Funding for Rehab to be increased by €2m a year
Government was warned disability service faced closure if increased funding not agreed
People with disabilities gather outside Leinster House on Tuesday ahead of final talks with the Minister for Health, Simon Harris, to save RehabCare. Photograph: Justin Farrelly
The Government has agreed to increase funding for the Rehab Group, which provides services for people with intellectual and physical disabilities, by €2 million per year.
It comes after warnings were issued by the group’s chief executive, Mo Flynn, that it faced closure if increased levels of funding were not approved.
This raised the prospect of the State being forced to find a way to provide services to the more than 3,000 adults and children who are Rehab Group service users.
Welcoming the news, Ms Flynn said it will “come as an enormous relief to the people in our services, their families, and our dedicated staff who have worked so hard to campaign for the continuation of their services”.
The agreement was reached following talks between the Rehab Group, its board of directors, Minister for Health Simon Harris and Minister of State with responsibility for disabilities Finian McGrath.
Speaking on Tuesday afternoon before the announcement, Ms Flynn criticised the State and its agencies for “ignoring” the difficulties facing the disability sector. “It’s time that people woke up and realised that if the disability sector isn’t here, there are going to be many thousands of people in this country who will be without services, and the State depends totally on the independent voluntary sector to deliver those services for them.”

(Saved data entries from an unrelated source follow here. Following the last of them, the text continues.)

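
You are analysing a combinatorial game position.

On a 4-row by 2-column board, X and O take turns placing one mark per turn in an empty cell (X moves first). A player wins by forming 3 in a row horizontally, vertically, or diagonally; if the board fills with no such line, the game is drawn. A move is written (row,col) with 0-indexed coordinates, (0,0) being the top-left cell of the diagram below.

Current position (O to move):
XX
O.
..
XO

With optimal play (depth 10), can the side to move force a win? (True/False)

[XX/O./../XO] O move#1: (1,1):+0/XX/OO/../XO*, (2,0):+0/XX/O./O./XO, (2,1):+0/XX/O./.O/XO
[XX/OO/../XO] X move#2: (2,0):-1/XX/OO/X./XO, (2,1):+0/XX/OO/.X/XO*
[XX/OO/.X/XO] O move#3: (2,0):+0/XX/OO/OX/XO*
[XX/OO/OX/XO] end (terminal +0, X#4); searched XX/O./../XO to 10

O winning at [XX/O./../XO]: False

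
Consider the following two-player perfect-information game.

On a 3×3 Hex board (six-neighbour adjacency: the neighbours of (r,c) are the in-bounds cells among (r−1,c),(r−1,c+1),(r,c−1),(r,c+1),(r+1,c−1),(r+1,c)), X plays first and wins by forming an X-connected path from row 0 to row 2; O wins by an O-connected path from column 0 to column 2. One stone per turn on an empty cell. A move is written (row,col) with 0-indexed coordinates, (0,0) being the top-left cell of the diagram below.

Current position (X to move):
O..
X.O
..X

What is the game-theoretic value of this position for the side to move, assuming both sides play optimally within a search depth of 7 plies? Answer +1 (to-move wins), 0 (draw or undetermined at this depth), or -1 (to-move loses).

value(O../X.O/..X, X) = +1

p1 X@[O../X.O/..X]: (0,1)[OX./X.O/..X]-1 (0,2)[O.X/X.O/..X]-1 (1,1)[O../XXO/..X]+1* (2,0)[O../X.O/X.X]-1 (2,1)[O../X.O/.XX]-1
p2 O@[O../XXO/..X]: (0,1)[OO./XXO/..X]-1* (0,2)[O.O/XXO/..X]-1 (2,0)[O../XXO/O.X]-1 (2,1)[O../XXO/.OX]-1
p3 X@[OO./XXO/..X]: (0,2)[OOX/XXO/..X]+1* (2,0)[OO./XXO/X.X]-1 (2,1)[OO./XXO/.XX]-1
p4 O@[OOX/XXO/..X]: (2,0)[OOX/XXO/O.X]-1* (2,1)[OOX/XXO/.OX]-1
p5 X@[OOX/XXO/O.X]: (2,1)[OOX/XXO/OXX]+1*
p6 O@[OOX/XXO/OXX] terminal -1; root [O../X.O/..X] d7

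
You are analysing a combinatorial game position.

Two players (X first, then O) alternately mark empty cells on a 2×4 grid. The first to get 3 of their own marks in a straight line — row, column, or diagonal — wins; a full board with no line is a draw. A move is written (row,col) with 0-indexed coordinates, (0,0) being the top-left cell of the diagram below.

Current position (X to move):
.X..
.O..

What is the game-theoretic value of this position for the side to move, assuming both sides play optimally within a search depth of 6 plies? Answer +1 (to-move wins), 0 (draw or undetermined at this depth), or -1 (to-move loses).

value(.X../.O.., X) = +1

[.X../.O..] X move#1: (0,0):+0/XX../.O.., (0,2):+1/.XX./.O..*, (0,3):+0/.X.X/.O.., (1,0):+0/.X../XO.., (1,2):+0/.X../.OX., (1,3):+0/.X../.O.X
[.XX./.O..] O move#2: (0,0):-1/OXX./.O..*, (0,3):-1/.XXO/.O.., (1,0):-1/.XX./OO.., (1,2):-1/.XX./.OO., (1,3):-1/.XX./.O.O
[OXX./.O..] X move#3: (0,3):+1/OXXX/.O..*, (1,0):+0/OXX./XO.., (1,2):+0/OXX./.OX., (1,3):+0/OXX./.O.X
[OXXX/.O..] end (terminal -1, O#4); searched .X../.O.. to 6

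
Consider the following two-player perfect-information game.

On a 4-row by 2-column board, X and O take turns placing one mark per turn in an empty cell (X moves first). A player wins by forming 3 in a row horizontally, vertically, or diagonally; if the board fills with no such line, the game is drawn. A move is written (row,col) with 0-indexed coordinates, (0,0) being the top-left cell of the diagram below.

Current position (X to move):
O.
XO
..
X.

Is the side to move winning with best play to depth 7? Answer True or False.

[O./XO/../X.] X move#1: (0,1):+0/OX/XO/../X., (2,0):+1/O./XO/X./X.*, (2,1):+0/O./XO/.X/X., (3,1):+0/O./XO/../XX
[O./XO/X./X.] end (terminal -1, O#2); searched O./XO/../X. to 7

X winning at [O./XO/../X.]: True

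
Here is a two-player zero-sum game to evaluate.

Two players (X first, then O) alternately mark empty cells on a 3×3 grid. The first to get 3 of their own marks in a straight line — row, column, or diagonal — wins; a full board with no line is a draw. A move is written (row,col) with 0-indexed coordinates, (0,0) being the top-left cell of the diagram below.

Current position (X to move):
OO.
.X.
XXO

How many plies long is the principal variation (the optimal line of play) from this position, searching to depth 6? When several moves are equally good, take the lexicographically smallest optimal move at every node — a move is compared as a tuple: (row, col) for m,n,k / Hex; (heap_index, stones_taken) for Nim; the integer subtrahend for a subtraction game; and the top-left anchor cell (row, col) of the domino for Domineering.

PV length from [OO./.X./XXO]: 1 ply

[OO./.X./XXO] X move#1: (0,2):+1/OOX/.X./XXO*, (1,0):-1/OO./XX./XXO, (1,2):-1/OO./.XX/XXO
[OOX/.X./XXO] end (terminal -1, O#2); searched OO./.X./XXO to 6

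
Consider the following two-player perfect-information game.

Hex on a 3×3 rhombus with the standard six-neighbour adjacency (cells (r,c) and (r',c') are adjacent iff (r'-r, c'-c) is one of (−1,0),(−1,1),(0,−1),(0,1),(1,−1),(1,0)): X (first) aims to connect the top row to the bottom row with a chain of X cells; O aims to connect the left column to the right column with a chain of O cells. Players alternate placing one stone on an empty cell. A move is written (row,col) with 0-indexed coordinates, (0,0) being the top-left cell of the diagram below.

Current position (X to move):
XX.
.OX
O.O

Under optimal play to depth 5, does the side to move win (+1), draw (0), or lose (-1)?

value(XX./.OX/O.O, X) = -1

p1 X@[XX./.OX/O.O]: (0,2)[XXX/.OX/O.O]-1* (1,0)[XX./XOX/O.O]-1 (2,1)[XX./.OX/OXO]-1
p2 O@[XXX/.OX/O.O]: (1,0)[XXX/OOX/O.O]-1 (2,1)[XXX/.OX/OOO]+1*
p3 X@[XXX/.OX/OOO] terminal -1; root [XX./.OX/O.O] d5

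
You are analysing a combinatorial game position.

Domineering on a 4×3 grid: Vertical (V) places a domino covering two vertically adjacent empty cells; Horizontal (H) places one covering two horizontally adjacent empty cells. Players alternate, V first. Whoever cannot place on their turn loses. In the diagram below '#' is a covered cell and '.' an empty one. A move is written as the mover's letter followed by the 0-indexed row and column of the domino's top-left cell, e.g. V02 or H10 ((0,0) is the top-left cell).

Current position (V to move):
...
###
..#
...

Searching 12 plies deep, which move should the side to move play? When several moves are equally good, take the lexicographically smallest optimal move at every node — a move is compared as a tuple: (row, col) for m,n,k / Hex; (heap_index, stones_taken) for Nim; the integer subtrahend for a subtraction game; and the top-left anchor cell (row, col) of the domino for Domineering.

V's best at [.../###/..#/...]: V21

[.../###/..#/...] V move#1: V20:-1/.../###/#.#/#.., V21:+1/.../###/.##/.#.*
[.../###/.##/.#.] H move#2: H00:-1/##./###/.##/.#.*, H01:-1/.##/###/.##/.#.
[##./###/.##/.#.] V move#3: V20:+1/##./###/###/##.*
[##./###/###/##.] end (terminal -1, H#4); searched .../###/..#/... to 12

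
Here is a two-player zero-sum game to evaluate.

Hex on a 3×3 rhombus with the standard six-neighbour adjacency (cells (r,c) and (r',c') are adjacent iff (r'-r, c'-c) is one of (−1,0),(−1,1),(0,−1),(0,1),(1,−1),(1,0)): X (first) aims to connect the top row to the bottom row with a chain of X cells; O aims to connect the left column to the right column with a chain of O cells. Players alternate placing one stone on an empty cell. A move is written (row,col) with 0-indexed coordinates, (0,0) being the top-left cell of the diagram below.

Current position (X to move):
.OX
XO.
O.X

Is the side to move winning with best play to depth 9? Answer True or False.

ply 1, X at .OX/XO./O.X | (0,0)=-1→XOX/XO./O.X; (1,2)=+1→.OX/XOX/O.X*; (2,1)=-1→.OX/XO./OXX
ply 2: .OX/XOX/O.X is terminal -1 (O); from .OX/XO./O.X depth 9

X winning at [.OX/XO./O.X]: True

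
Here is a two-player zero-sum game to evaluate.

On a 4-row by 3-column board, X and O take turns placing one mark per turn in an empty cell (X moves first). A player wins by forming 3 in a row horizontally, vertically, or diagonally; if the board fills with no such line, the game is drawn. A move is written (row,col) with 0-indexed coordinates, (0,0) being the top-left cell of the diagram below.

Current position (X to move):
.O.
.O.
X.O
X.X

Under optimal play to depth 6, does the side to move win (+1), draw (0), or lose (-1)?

[.O./.O./X.O/X.X] X move#1: (0,0):-1/XO./.O./X.O/X.X, (0,2):-1/.OX/.O./X.O/X.X, (1,0):+1/.O./XO./X.O/X.X*, (1,2):-1/.O./.OX/X.O/X.X, (2,1):-1/.O./.O./XXO/X.X, (3,1):+1/.O./.O./X.O/XXX
[.O./XO./X.O/X.X] end (terminal -1, O#2); searched .O./.O./X.O/X.X to 6

value(.O./.O./X.O/X.X, X) = +1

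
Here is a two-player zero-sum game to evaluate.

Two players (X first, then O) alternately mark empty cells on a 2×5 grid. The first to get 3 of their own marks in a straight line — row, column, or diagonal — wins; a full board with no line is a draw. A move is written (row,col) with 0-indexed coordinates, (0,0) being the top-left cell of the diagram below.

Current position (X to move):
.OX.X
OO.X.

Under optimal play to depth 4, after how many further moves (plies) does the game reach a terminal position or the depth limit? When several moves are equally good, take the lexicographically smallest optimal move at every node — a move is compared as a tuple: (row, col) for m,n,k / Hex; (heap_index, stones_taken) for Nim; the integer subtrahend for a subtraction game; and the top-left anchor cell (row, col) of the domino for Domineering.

ply 1, X at .OX.X/OO.X. | (0,0)=-1→XOX.X/OO.X.; (0,3)=+1→.OXXX/OO.X.*; (1,2)=+1→.OX.X/OOXX.; (1,4)=-1→.OX.X/OO.XX
ply 2: .OXXX/OO.X. is terminal -1 (O); from .OX.X/OO.X. depth 4

PV length from [.OX.X/OO.X.]: 1 ply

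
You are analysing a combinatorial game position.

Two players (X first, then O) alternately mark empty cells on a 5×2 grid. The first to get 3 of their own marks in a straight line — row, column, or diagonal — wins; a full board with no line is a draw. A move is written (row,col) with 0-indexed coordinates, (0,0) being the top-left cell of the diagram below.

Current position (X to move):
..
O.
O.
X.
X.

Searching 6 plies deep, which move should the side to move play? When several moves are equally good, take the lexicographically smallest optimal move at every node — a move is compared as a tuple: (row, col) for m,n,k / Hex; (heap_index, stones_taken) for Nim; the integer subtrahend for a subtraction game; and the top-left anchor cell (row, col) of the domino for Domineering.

X's best at [../O./O./X./X.]: (0,0)

ply 1, X at ../O./O./X./X. | (0,0)=+0→X./O./O./X./X.*; (0,1)=-1→.X/O./O./X./X.; (1,1)=-1→../OX/O./X./X.; (2,1)=-1→../O./OX/X./X.; (3,1)=-1→../O./O./XX/X.; (4,1)=-1→../O./O./X./XX
ply 2, O at X./O./O./X./X. | (0,1)=+0→XO/O./O./X./X.*; (1,1)=+0→X./OO/O./X./X.; (2,1)=+0→X./O./OO/X./X.; (3,1)=+0→X./O./O./XO/X.; (4,1)=+0→X./O./O./X./XO
ply 3, X at XO/O./O./X./X. | (1,1)=+0→XO/OX/O./X./X.*; (2,1)=+0→XO/O./OX/X./X.; (3,1)=+0→XO/O./O./XX/X.; (4,1)=+0→XO/O./O./X./XX
ply 4, O at XO/OX/O./X./X. | (2,1)=+0→XO/OX/OO/X./X.*; (3,1)=+0→XO/OX/O./XO/X.; (4,1)=+0→XO/OX/O./X./XO
ply 5, X at XO/OX/OO/X./X. | (3,1)=+0→XO/OX/OO/XX/X.*; (4,1)=+0→XO/OX/OO/X./XX
ply 6, O at XO/OX/OO/XX/X. | (4,1)=+0→XO/OX/OO/XX/XO*
ply 7: XO/OX/OO/XX/XO is terminal +0 (X); from ../O./O./X./X. depth 6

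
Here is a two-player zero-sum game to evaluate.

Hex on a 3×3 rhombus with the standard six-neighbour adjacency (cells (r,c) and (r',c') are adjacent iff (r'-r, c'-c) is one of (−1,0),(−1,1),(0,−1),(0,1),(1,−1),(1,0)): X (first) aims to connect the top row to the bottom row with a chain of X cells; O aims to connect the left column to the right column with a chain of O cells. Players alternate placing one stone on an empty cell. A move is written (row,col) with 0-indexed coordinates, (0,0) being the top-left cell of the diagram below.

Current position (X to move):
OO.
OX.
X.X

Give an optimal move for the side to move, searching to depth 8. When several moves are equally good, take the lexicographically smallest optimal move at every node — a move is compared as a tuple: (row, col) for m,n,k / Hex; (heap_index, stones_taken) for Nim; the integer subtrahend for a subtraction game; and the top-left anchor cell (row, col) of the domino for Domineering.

X's best at [OO./OX./X.X]: (0,2)

p1 X@[OO./OX./X.X]: (0,2)[OOX/OX./X.X]+1* (1,2)[OO./OXX/X.X]-1 (2,1)[OO./OX./XXX]-1
p2 O@[OOX/OX./X.X] terminal -1; root [OO./OX./X.X] d8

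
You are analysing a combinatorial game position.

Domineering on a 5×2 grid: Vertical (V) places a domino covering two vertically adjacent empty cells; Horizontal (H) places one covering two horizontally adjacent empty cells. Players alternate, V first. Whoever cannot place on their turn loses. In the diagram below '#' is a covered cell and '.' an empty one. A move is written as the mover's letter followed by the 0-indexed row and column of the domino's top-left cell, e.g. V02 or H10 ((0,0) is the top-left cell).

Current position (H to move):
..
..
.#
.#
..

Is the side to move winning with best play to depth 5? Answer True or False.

H winning at [../../.#/.#/..]: True

ply 1, H at ../../.#/.#/.. | H00=+1→##/../.#/.#/..*; H10=+1→../##/.#/.#/..; H40=-1→../../.#/.#/##
ply 2, V at ##/../.#/.#/.. | V10=-1→##/#./##/.#/..*; V20=-1→##/../##/##/..; V30=-1→##/../.#/##/#.
ply 3, H at ##/#./##/.#/.. | H40=+1→##/#./##/.#/##*
ply 4: ##/#./##/.#/## is terminal -1 (V); from ../../.#/.#/.. depth 5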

She said the costs of compliance for the sector had risen since the introduction of the Health Information and Quality Authority, while levels of payment from the HSE for services the Rehab Group had taken over during the staff-hiring moratorium were too low. Meanwhile, insurance premiums for the sector were also on the rise, she said, with the organisation paying €700,000 a year this year for cover, compared to about €200,000 in 2016.
These combined pressures had left Rehab Group struggling to survive.
Service users and their families gathered outside the Dáil on Tuesday in advance of a meeting with TDs. Tommy Quille, who lives in his own apartment in Limerick with the support of Rehab Care staff, said the closure of services would have a massive impact on his life.
“I like living on my own. I would be very upset if anything should happen to RehabCare – it’s a vital service to me. Without it, I would probably end up in a nursing home, and I certainly don’t want that.”